A standard protocol to handle and discard low-effort, AI-Generated pull requests
Overall reaction to the “protocol”
- Many find the spec hilarious, cathartic, and appropriate for dealing with “AI slop.”
- Others think it becomes too snarky and hostile, missing an opportunity for a serious reusable template.
- Some feel it straw-mans the issue with overly specific examples.
Nature and impact of AI‑generated PRs
- Maintainers report a rising wave of plausible-looking but useless or incorrect PRs generated by LLMs.
- These often:
- Don’t actually fix bugs or add real value.
- Hallucinate libraries or features.
- Include bloated essays for trivial changes.
- Biggest pain: cost asymmetry. A 30-second AI PR can impose 30+ minutes of review effort.
Ethics, effort, and responsibility
- Strong view: using AI isn’t the problem; outsourcing understanding is.
- Suggested norm: if you can’t explain what your change does and how it fits the system (without AI), don’t submit it.

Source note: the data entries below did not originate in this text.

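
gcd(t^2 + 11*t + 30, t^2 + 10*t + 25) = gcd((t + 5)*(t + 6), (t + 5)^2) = t + 5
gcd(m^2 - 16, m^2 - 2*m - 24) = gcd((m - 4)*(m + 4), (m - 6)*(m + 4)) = m + 4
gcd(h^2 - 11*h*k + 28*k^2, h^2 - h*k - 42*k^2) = h - 7*k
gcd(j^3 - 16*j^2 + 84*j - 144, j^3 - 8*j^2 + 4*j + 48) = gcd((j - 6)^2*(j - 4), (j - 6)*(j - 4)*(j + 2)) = j^2 - 10*j + 24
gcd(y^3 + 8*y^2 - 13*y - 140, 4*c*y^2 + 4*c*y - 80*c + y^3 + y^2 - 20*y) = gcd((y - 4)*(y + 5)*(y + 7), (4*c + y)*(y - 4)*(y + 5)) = y^2 + y - 20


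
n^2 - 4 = (n - 2)*(n + 2)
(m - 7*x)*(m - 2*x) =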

- Several argue for “gatekeeping by effort”: reviewers should prioritize contributors who clearly invested real thinking.

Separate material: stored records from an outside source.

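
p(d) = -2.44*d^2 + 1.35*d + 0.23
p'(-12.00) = 59.91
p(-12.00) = -367.33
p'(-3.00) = 15.99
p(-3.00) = -25.78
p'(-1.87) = 10.48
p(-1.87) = -10.83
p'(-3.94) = 20.58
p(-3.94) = -42.97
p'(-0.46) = 3.59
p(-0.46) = -0.91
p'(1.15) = -4.26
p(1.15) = -1.44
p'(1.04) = -3.73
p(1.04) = -1.01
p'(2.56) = -11.14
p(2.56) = -12.30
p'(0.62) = -1.68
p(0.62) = 0.13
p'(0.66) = -1.87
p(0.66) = 0.06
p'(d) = 1.35 - 4.88*d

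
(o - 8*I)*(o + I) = o^2 - 7*I*o + 8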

- Some advocate patience with well-meaning newcomers who don’t realize the harm; others report never seeing visible shame or learning.
Proposed mitigation strategies
- Hardline options:
- Close with a stock response; block repeat offenders.

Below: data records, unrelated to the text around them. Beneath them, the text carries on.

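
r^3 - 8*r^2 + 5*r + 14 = (r - 7)*(r - 2)*(r + 1)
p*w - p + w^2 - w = (p + w)*(w - 1)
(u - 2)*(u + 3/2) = u^2 - u/2 - 3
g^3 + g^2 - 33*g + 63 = (g - 3)^2*(g + 7)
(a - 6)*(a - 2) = a^2 - 8*a + 12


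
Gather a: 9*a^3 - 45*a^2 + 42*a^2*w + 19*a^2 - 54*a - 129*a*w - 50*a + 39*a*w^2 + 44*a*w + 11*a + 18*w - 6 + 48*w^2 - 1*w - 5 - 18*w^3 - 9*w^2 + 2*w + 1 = 9*a^3 + a^2*(42*w - 26) + a*(39*w^2 - 85*w - 93) - 18*w^3 + 39*w^2 + 19*w - 10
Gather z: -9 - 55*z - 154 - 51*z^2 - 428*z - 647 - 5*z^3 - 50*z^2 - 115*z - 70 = -5*z^3 - 101*z^2 - 598*z - 880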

- Disable public PRs entirely or restrict to collaborators.
- Process/policy options:
- Explicit AI policies (e.g., “must be able to explain your change”).
- Treat vague, low-effort PR descriptions as an auto-close signal.
- Ask AI users to file issues with prompts or high-level plans rather than code diffs.
- Economic/proof ideas:
- Proof-of-work or “bonds” (e.g., refundable deposits, fines for AI slop) were floated but seen as hard to design and potentially wasteful.
- Suggestions for GPG-signed commits and verifiable CI artifacts; others push back on added complexity and energy cost.
Alternatives and experiments
- Some propose limiting agents to writing tests/specs, with humans doing implementation; critics note AI can also generate bad tests and that trust just moves to a different layer.
- A few argue that open PRs/issues from the public may be unsustainable in an “infinite slop” world, predicting a shift toward forks, restricted contribution channels, or trust/rate-limiting models.